PULAU itu seperti anak tiri dalam rumah besar bernama pembangunan. Laut mengelilinginya bukan sebagai pelindung, melainkan sebagai batas yang menyingkirkan. Dalam dokumen-dokumen negara yang kaku dan sarat jargon teknokratis, pulau, namanya nyaris tak pernah disebut. Jika pun muncul, ia hadir sebagai angka: luas wilayah, garis pantai, atau potensi tambang, bukan sebagai ruang hidup manusia.

Pembangunan, dalam kerangka modernisasi, memang kerap dipahami sebagai “jalan lurus” menuju kemajuan yang bersandar pada industrialisasi dan urbanisasi (lihat, Rostow, 1960 : 4–7). Namun jalan lurus itu ternyata tidak membentang hingga ke pulau-pulau kecil yang berjajar di tepian republik ini.

Mereka tercecer, tercekat, bahkan terhapus dari peta rencana. Di tengah gelombang proyek nasional, suara masyarakat pulau nyaris tenggelam dalam riuhnya suara mesin ekskavator dan debat ruang di ruang-ruang kantor Pemerintahan.

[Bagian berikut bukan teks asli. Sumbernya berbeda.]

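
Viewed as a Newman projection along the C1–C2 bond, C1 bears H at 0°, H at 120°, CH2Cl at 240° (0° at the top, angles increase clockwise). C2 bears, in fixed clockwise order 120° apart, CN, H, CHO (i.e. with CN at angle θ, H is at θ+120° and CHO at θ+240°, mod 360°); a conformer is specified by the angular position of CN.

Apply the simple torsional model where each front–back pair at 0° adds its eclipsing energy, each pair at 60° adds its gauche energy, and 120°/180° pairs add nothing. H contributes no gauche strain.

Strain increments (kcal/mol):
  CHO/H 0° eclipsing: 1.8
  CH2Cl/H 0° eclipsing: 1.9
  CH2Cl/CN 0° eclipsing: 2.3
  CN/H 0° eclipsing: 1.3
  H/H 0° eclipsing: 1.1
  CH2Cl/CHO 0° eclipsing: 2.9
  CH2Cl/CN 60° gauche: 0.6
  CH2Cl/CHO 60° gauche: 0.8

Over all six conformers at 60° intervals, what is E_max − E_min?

CN at 0° (eclipsed): H(0°)/CN(0°) eclipsed 1.3; H(120°)/H(120°) eclipsed 1.1; CH2Cl(240°)/CHO(240°) eclipsed 2.9 → 5.3 kcal/mol.
CN at 60° (staggered): CH2Cl(240°)/CHO(300°) gauche 0.8 → 0.8 kcal/mol.
CN at 120° (eclipsed): H(0°)/CHO(0°) eclipsed 1.8; H(120°)/CN(120°) eclipsed 1.3; CH2Cl(240°)/H(240°) eclipsed 1.9 → 5.0 kcal/mol.
CN at 180° (staggered): CH2Cl(240°)/CN(180°) gauche 0.6 → 0.6 kcal/mol.
CN at 240° (eclipsed): H(0°)/H(0°) eclipsed 1.1; H(120°)/CHO(120°) eclipsed 1.8; CH2Cl(240°)/CN(240°) eclipsed 2.3 → 5.2 kcal/mol.
CN at 300° (staggered): CH2Cl(240°)/CN(300°) gauche 0.6; CH2Cl(240°)/CHO(180°) gauche 0.8 → 1.4 kcal/mol.
Max at 0° (5.3 kcal/mol), min at 180° (0.6 kcal/mol); barrier = 4.7 kcal/mol.

4.7 kcal/mol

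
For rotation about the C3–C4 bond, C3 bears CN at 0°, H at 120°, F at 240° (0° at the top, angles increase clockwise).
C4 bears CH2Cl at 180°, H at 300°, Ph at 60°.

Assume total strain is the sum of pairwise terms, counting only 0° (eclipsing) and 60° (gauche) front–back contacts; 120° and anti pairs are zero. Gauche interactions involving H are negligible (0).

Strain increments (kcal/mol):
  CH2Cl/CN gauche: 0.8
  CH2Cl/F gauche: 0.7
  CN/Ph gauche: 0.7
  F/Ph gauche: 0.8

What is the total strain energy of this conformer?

1.4 kcal/mol

This conformer (staggered): CN–Ph gauche, F–CH2Cl gauche; 0.7 + 0.7 = 1.4 kcal/mol.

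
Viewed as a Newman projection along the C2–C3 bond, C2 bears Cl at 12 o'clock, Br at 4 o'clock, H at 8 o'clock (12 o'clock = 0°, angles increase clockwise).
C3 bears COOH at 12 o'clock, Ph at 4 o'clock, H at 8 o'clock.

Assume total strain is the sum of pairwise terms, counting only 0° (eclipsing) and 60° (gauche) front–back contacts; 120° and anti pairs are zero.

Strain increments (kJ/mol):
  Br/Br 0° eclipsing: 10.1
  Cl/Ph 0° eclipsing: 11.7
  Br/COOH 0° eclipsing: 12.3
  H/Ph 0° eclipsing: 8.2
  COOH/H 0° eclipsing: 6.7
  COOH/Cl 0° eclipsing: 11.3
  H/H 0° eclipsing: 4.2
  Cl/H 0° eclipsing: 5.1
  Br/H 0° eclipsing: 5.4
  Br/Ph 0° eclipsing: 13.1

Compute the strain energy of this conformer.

This conformer is eclipsed. Cl at 0° is eclipsed with COOH at 0° (11.3); Br at 120° is eclipsed with Ph at 120° (13.1); H at 240° is eclipsed with H at 240° (4.2). Total 28.6 kJ/mol.

28.6 kJ/mol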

Dalam kasus Maluku Utara, khususnya Halmahera dan pulau-pulau kecil di sekitarnya, pembangunan acapkali hadir dalam rupa ekstraksi sumber daya: tambang nikel, kelapa, hingga proyek perikanan industri. Ironisnya, alih-alih mengangkat kesejahteraan masyarakat lokal, pembangunan justru menggeser mereka dari tanah adat, menggusur kampung, dan merusak ekosistem yang menopang hidup (Lefebvre, 1991; Tempo, 2022).

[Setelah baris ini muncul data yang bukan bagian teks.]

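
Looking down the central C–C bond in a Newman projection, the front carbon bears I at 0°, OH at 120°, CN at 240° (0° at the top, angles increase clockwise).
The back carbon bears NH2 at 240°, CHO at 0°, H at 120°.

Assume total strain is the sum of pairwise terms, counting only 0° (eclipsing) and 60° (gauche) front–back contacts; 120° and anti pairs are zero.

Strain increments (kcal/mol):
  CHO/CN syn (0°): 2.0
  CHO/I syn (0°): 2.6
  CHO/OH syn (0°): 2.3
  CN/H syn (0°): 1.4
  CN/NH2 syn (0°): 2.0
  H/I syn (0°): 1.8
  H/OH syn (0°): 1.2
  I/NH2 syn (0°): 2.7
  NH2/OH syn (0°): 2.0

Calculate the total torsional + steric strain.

5.8 kcal/mol

This conformer is eclipsed. I at 0° is eclipsed with CHO at 0° (2.6); OH at 120° is eclipsed with H at 120° (1.2); CN at 240° is eclipsed with NH2 at 240° (2.0). Total 5.8 kcal/mol.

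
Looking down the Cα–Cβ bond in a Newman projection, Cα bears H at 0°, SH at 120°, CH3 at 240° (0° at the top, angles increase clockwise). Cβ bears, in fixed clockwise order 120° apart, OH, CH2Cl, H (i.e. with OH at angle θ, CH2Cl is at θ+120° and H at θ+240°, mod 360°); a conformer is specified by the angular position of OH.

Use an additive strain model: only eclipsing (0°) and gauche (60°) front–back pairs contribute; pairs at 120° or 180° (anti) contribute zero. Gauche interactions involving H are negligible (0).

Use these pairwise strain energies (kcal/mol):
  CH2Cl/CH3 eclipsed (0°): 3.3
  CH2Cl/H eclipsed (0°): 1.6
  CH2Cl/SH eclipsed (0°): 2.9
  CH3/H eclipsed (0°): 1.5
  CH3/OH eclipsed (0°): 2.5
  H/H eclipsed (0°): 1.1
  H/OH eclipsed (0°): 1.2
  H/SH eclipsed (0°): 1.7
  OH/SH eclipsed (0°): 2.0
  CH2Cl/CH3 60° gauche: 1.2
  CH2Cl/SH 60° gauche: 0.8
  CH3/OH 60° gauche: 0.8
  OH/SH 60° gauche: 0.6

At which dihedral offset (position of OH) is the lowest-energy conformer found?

300°

OH at 0° (eclipsed): H(0°)/OH(0°) eclipsed 1.2; SH(120°)/CH2Cl(120°) eclipsed 2.9; CH3(240°)/H(240°) eclipsed 1.5 → 5.6 kcal/mol.
OH at 60° (staggered): SH(120°)/OH(60°) gauche 0.6; SH(120°)/CH2Cl(180°) gauche 0.8; CH3(240°)/CH2Cl(180°) gauche 1.2 → 2.6 kcal/mol.
OH at 120° (eclipsed): H(0°)/H(0°) eclipsed 1.1; SH(120°)/OH(120°) eclipsed 2.0; CH3(240°)/CH2Cl(240°) eclipsed 3.3 → 6.4 kcal/mol.
OH at 180° (staggered): SH(120°)/OH(180°) gauche 0.6; CH3(240°)/OH(180°) gauche 0.8; CH3(240°)/CH2Cl(300°) gauche 1.2 → 2.6 kcal/mol.
OH at 240° (eclipsed): H(0°)/CH2Cl(0°) eclipsed 1.6; SH(120°)/H(120°) eclipsed 1.7; CH3(240°)/OH(240°) eclipsed 2.5 → 5.8 kcal/mol.
OH at 300° (staggered): SH(120°)/CH2Cl(60°) gauche 0.8; CH3(240°)/OH(300°) gauche 0.8 → 1.6 kcal/mol.
The minimum (1.6 kcal/mol) occurs with OH at 300°.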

Bayangkan sebuah pulau kecil di Laut Halmahera. Ia tidak memiliki listrik 24 jam, akses air bersih terbatas, dan jaringan telekomunikasi terkadang hilang dan tak berfungsi berhari-hari. Namun saat perusahaan tambang datang, rencana pembangunan tiba-tiba menebal. Jalan dibuka bukan ke rumah penduduk, melainkan ke titik konsesi. Dermaga dibangun bukan untuk nelayan, tapi untuk kapal pengangkut logam. Dalam narasi pembangunan versi negara, pulau itu tidak hadir sebagai subjek, melainkan objek yang bisa diolah, dijual, lalu ditinggal.

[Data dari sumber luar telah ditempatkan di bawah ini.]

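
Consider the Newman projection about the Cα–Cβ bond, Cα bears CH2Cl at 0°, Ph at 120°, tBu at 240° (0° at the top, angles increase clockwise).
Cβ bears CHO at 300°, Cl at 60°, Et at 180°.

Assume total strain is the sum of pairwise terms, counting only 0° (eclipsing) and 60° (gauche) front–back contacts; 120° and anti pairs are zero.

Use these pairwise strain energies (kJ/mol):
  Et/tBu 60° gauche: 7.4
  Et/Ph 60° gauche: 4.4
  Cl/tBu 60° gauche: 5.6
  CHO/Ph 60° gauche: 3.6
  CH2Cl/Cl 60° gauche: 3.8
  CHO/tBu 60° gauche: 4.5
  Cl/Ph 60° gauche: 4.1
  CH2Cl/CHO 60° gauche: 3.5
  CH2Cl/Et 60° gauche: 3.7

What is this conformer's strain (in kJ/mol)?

27.7 kJ/mol

This conformer (staggered): CH2Cl–CHO gauche, CH2Cl–Cl gauche, Ph–Cl gauche, Ph–Et gauche, tBu–CHO gauche, tBu–Et gauche; 3.5 + 3.8 + 4.1 + 4.4 + 4.5 + 7.4 = 27.7 kJ/mol.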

Fenomena ini mencerminkan apa yang disebut Arturo Escobar, sebagai development as discourse—di mana pembangunan bukan sekadar praktik ekonomi, tapi narasi hegemonik yang mendefinisikan siapa yang dihitung dan siapa yang disingkirkan
(Escobar, 1995 : 9).

Pulau-pulau kecil yang kaya ragam budaya dan pengetahuan lokal, justru tak punya tempat dalam model pembangunan berbasis statistik dan modal. Sebagaimana ditegaskan oleh Tannia Murray Li, pembangunan acapkali “membuat masyarakat lokal dapat dikelola” dengan cara mereduksi kompleksitas hidup mereka menjadi proyek-proyek teknis (Li, 2007 : 17).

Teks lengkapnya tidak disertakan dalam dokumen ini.